Idem le letture: un trittico regionale, Fogazzaro-Gadda-Verga, servito in brianzolo-molisano-siciliano da un multiforme Fabrizio Gifuni, il don Abbondio di Toni Servillo e un Pascoli straordinario, dai Primi poemetti, in italiano e inglese alla Broccolino, letto da Umberto Orsini, il Pinocchio con Ottavia Piccolo e per finire un Mario Luzi recitato con energia totale da Pamela Villoresi. Eccolo: «Vola alta, parola, cresci in profondità/ tocca nadir e zenith della tua significazione,/ giacché talvolta lo puoi sogno che la cosa esclami/ nel buio della mente -/ però non separarti/ da me, non arrivare,/ ti prego, a quel celestiale appuntamento/ da sola, senza il caldo di me...».

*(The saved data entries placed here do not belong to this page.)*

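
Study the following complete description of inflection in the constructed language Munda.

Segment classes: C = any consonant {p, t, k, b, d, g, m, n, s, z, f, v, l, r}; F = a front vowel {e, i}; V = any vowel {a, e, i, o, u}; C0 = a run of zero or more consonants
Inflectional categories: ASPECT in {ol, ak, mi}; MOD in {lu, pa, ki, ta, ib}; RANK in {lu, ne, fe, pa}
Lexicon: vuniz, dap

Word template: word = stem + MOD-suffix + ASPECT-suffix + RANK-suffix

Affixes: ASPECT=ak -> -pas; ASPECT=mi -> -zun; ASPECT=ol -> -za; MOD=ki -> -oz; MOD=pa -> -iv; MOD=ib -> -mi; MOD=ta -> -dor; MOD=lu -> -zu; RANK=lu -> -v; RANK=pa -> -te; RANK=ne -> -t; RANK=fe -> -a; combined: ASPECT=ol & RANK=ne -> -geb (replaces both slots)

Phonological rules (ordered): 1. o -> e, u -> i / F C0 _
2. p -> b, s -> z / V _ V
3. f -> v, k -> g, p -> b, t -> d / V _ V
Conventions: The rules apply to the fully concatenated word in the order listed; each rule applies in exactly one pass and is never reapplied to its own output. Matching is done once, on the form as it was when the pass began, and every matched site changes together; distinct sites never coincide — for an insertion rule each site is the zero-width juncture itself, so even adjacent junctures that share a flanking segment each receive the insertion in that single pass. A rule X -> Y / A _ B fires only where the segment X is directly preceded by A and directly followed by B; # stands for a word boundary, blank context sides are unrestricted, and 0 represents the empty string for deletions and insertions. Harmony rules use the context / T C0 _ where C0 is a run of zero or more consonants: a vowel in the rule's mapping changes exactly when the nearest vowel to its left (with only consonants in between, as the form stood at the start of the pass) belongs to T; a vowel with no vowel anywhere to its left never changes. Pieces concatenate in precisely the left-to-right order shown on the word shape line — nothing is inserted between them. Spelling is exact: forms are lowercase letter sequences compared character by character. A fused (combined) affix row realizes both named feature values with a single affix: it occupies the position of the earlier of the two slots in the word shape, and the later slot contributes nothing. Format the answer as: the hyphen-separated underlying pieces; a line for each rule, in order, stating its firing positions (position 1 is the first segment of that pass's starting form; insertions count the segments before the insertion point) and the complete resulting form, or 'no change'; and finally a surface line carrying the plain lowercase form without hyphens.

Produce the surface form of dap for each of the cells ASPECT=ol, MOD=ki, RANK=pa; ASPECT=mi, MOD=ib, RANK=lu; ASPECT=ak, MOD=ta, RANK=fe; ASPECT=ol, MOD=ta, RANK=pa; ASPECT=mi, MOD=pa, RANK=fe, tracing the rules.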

Il futuro della nostra lingua? De Mauro certifica che oggi la parla il 94% della popolazione: «Quello che Foscolo, Cattaneo, Manzoni avevano sognato, che l’italiano un giorno diventasse davvero la lingua comune degli italiani, è diventato realtà nell’Italia della Repubblica democratica» spiega. Ma visto che il centocinquantenario decolla in un vortice di forze centrifughe, il futuro è nelle mani del paradosso che ci consegna Eco: « Se l’unità venisse infranta, come alcuni vogliono, la lingua italiana non verrebbe meno» osserva. Anzi: «Il trionfo dei dialetti ci impedirebbe anche di parlare tra noi e l’italiano sarebbe l’unico strumento di contatto». A valorizzare la lingua nel nostro processo identitario, spiega, sono quelli cui l’Italia post-risorgimentale dà noia, quelli che pensano di tradurre in dialetto i segnali stradali. Appunto. Per gli altri, da qui al 3 aprile, visita alla sala delle Bandiere, cuore del Quirinale.